October: Cybersecurity Awareness Month and Its Discontents

Thursday marks the start of the 17th annual Cybersecurity Awareness Month, and - if reports are to be believed - few people are very happy about it.

By many measures Cybersecurity Awareness month has been a success. Without a doubt: awareness of cyber risks has grown steadily during that time and that awareness is influencing behaviors and attitudes. A survey by the firm Privitar in August found that three quarters of respondents were "concerned or very concerned" about protecting their personal data. Forty two percent of those said they wouldn't share sensitive data with a business for any reason.

Consumers are also more willing to judge those firms by how well they secure the data they've been entrusted with. For example, a study of Canadian consumers by KPMG found 9 in 10 were "leery" of sharing personal or financial information with an organization that had suffered a data breach or cyber attack. Eighty four percent of those KPMG surveyed said they would stop doing business with a breached firm altogether.

Awareness Isn't Enough

But it is hard to argue that more awareness has resulted in better outcomes for businesses or consumers. There are some glimmers of hope. Verizon's Data Breach Investigations Report (DBIR) showed steady progress, for example, in getting users to stop clicking on phishing links in emails. But if you step back, there's a sad consistency to the data on cyber threats, attacks and methodologies in DBIR, IBM's X-Force Threat Intelligence Index and similar reports, even as particular varieties of threats ebb and flow.

Why haven't 17 annual Cyber Security Awareness months paid dividends? Probably because "awareness" itself isn't really an important end. After all: greater awareness of cyber threats may well be attributable to its growing presence rather than any public relations campaign. Who could miss blaring headlines about massive data breaches at firms like Equifax, Target, Home Depot and Yahoo!?  

Beyond that, mere awareness isn't nearly enough to beat back a complex, global and societal ill like cybercrime. After all, organized crime was and is a widespread problem in the United States, Europe and elsewhere. It's responsible for billions of dollars in losses to the U.S. economy as well as endemic problems like racketeering and human- and drug trafficking and more. Still, we don't have "organized crime awareness month," because everyone recognizes that the problem of organized crime isn't one that better public awareness will help to control.

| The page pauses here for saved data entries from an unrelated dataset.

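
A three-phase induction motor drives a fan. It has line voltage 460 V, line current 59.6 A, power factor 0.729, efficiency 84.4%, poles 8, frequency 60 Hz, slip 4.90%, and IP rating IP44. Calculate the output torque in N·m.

326 N·m

P_in = √3·V·I·cosφ = 1.732 × 460 × 59.6 × 0.729 = 34616 W
P_out = η·P_in = 0.844 × 34616 = 29216 W
n_s = 120×60/8 = 900 rpm; n = 900×(1−0.049) = 856 rpm
ω = 2π×856/60 = 89.64 rad/s
τ = P_out/ω = 29216/89.64 = 326 N·m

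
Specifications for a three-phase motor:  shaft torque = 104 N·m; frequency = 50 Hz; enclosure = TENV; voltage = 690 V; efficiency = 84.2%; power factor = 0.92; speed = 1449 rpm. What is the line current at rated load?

17 A

ω = 2π×1449/60 = 151.7 rad/s; P_out = τω = 104 × 151.7 = 15777 W
P_in = P_out / η = 15777 / 0.842 = 18738 W
I_L = P_in / (√3·V_L·cosφ) = 18738 / (1.732 × 690 × 0.92) = 17 A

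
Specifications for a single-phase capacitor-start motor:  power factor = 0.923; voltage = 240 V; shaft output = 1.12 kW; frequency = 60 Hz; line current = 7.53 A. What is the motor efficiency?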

Historically, it has been changes to laws and enforcement tools, as well as greater awareness, that have made the biggest difference in cracking down on organized crime or other complex societal ills like smoking and drunk driving. In the case of organized crime, for example, it was the Organized Crime Control Act and the Racketeer Influenced and Corrupt Organizations Act  of 1970 started to turn the tide: striking at the heart of organized crime groups by providing legal mechanisms to hold superiors criminally accountable for illegal acts they ordered subordinates to commit.

Wanted: New Tools

The same transformation in our laws and societal expectations needs to occur in relation to cybersecurity threats as well. "Cybersecurity Awareness Month” needs to focus more on regular consumers and users demanding accountability for breaches and better disclosure," said Jason Crabtree, CEO of QOMPLX.

Calling on consumers to use password managers and multi-factor authentication is important, but naive given the scope of the problem, Crabtree argues. Better would be to impose consequences on firms that apply lackadaisical and insufficient care and controls on sensitive data. Laws like California’s CPPA are a start, but the U.S. still lacks a robust, federal data privacy law and there is evidence already that consumers are struggling to use the tools CPPA has provided to them.

International Cooperation Needed

Looking beyond consumer awareness and responsibility, there is a clear need for greater public investment in combating cyber criminal syndicates and tamping down nation-state sponsored hacking. In an era in which shadowy cyber criminal groups can rake in millions through ransomware and business email compromise scams, greater international cooperation is needed to identify, hunt down and arrest cyber criminals. So long as cyber criminal gangs can operate at a distance and with impunity from countries that turn a blind eye to their illegal operations like Nigeria, Russia, China and Ukraine, nobody will be safe.

On nation-backed hacking and cyber operations, leading nations need to pursue multilateral “non proliferation” with the same zeal as was seen in the aftermath of the nuclear arms race. That’s especially true as cyber attacks increasingly come with physical consequences, including the (Russian attributed) attacks on Ukraine’s power grid and even the recent ransomware outbreak that caused disruptions to patient care at the hospital chain UHS. While there have been glimmers of this type of approach (as with the Obama Administration’s detente with China), no comprehensive, international agreement has been reached on the rules of engagement in the realm of cyber conflict, let alone cyber de-proliferation.

Of course, these types of agreements and changes are complicated and take years to hammer out and implement. But they’re also the most likely to actually curb cyber attacks and affect lasting changes in the threat landscape for businesses, communities and individuals.